Me habían recomendado a Richard Anning como un buen ebanista, pero habría acabado en su establecimiento de todas formas, aunque solo hubiera sido para comparar mis fósiles con los de la mesa que la joven Mary Anning tenía delante del taller. Era una niña alta y delgada, con los miembros recios de una chiquilla acostumbrada a trabajar en lugar de jugar con muñecas. Tenía una cara bastante anodina y poco atractiva, dotada de interés por unos ojos como guijarros, castaños y audaces. Cuando me acerqué estaba examinando con sumo cuidado una cesta con especímenes, escogiendo amonites que lanzaba a continuación a distintos cuencos como si se tratara de un juego. A tan temprana edad ya sabía distinguir los diversos tipos de amonites comparando las líneas de sutura en torno a los cuerpos en espiral. Alzó la vista de su labor con una expresión vivaz y llena de curiosidad.
– ¿Quiere comprar curis, señora? Tenemos algunas que están muy bien. Mire, aquí hay un lirio de mar muy bonito. Solo cuesta una corona.
Alzó un precioso ejemplar de crinoideo, cuyos largos brazos se extendían, en efecto, como las hojas de un lirio. No me gustan los lirios. Su aroma dulce me resulta empalagoso, prefiero fragancias más fuertes: hago que Bessy ponga a secar mis sábanas sobre un arbusto de romero en el jardín de Morley Cottage, mientras que tiende la de mis hermanas sobre lavanda.
– ¿Le gusta, señora…, señorita? -preguntó Mary.
Me sobresalté. ¿Tan evidente era que no estaba casada? Desde luego que sí. En primer lugar, no iba acompañada de un marido que me cuidara y mimara. Pero había advertido que las mujeres casadas tenían otro rasgo distintivo: la tremenda suficiencia derivada del hecho de no tener que preocuparse por su futuro. Las mujeres casadas estaban asentadas como gelatina en un molde, mientras que las solteronas como yo éramos amorfas e impredecibles.
Toqué mi cesta.
– Ya tengo mis propios fósiles, gracias. He venido a ver a tu padre. ¿Está en casa?

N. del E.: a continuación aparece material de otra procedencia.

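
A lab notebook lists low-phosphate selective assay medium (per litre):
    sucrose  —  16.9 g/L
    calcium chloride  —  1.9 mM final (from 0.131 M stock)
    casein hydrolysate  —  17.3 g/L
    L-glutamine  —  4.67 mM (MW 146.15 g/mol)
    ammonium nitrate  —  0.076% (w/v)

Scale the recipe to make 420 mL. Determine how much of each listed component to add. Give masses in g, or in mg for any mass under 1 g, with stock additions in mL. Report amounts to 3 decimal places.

sucrose 7.098 g; calcium chloride 6.092 mL; casein hydrolysate 7.266 g; L-glutamine 286.659 mg; ammonium nitrate 319.200 mg

Target volume = 420 mL = 0.42 L.
sucrose: 16.9 g/L × 0.42 L = 7.098 g
calcium chloride: dilute stock: 1.9 mM × 420 mL ÷ 131 mM = 6.092 mL
casein hydrolysate: 17.3 g/L × 0.42 L = 7.266 g
L-glutamine: 4.67 mmol/L × 146.15 mg/mmol × 0.42 L = 286.659 mg
ammonium nitrate: 0.076 g per 100 mL × 420 mL ÷ 100 = 0.3192 g = 319.200 mg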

Mary señaló con la cabeza hacia una escalera que descendía hasta una puerta abierta. Tuve que agacharme para entrar en una habitación oscura y sucia, repleta de maderas y piedras, con el suelo cubierto de virutas y polvo de piedra granuloso. El olor a barniz eran tan fuerte que estuve a punto de dar media vuelta, pero ya no podía, pues Richard Anning me miraba fijamente, clavándome en el sitio con su nariz puntiaguda y bien proporcionada como si fuera un dardo. No me gusta la gente que destaca por su nariz: lo desplazan todo al centro de la cara y me siento atrapada por su concentración.
Era un hombre ágil de estatura media, cabello moreno y lustroso, y mandíbula recia. Sus ojos eran del tono azul oscuro que oculta cosas. Siempre me molestó lo apuesto que era, dado su carácter duro y burlón, además de la rudeza de sus modales en ocasiones. Sin embargo, no legó su atractivo a su hija, que podría haberlo aprovechado mejor que él.
Estaba sentado sobre un pequeño armario con puertas de cristal y tenía en la mano un pincel mojado en barniz. Tomé antipatía a Richard Anning desde el principio porque no dejó el pincel y apenas echó un vistazo a mis especímenes cuando le describí lo que quería.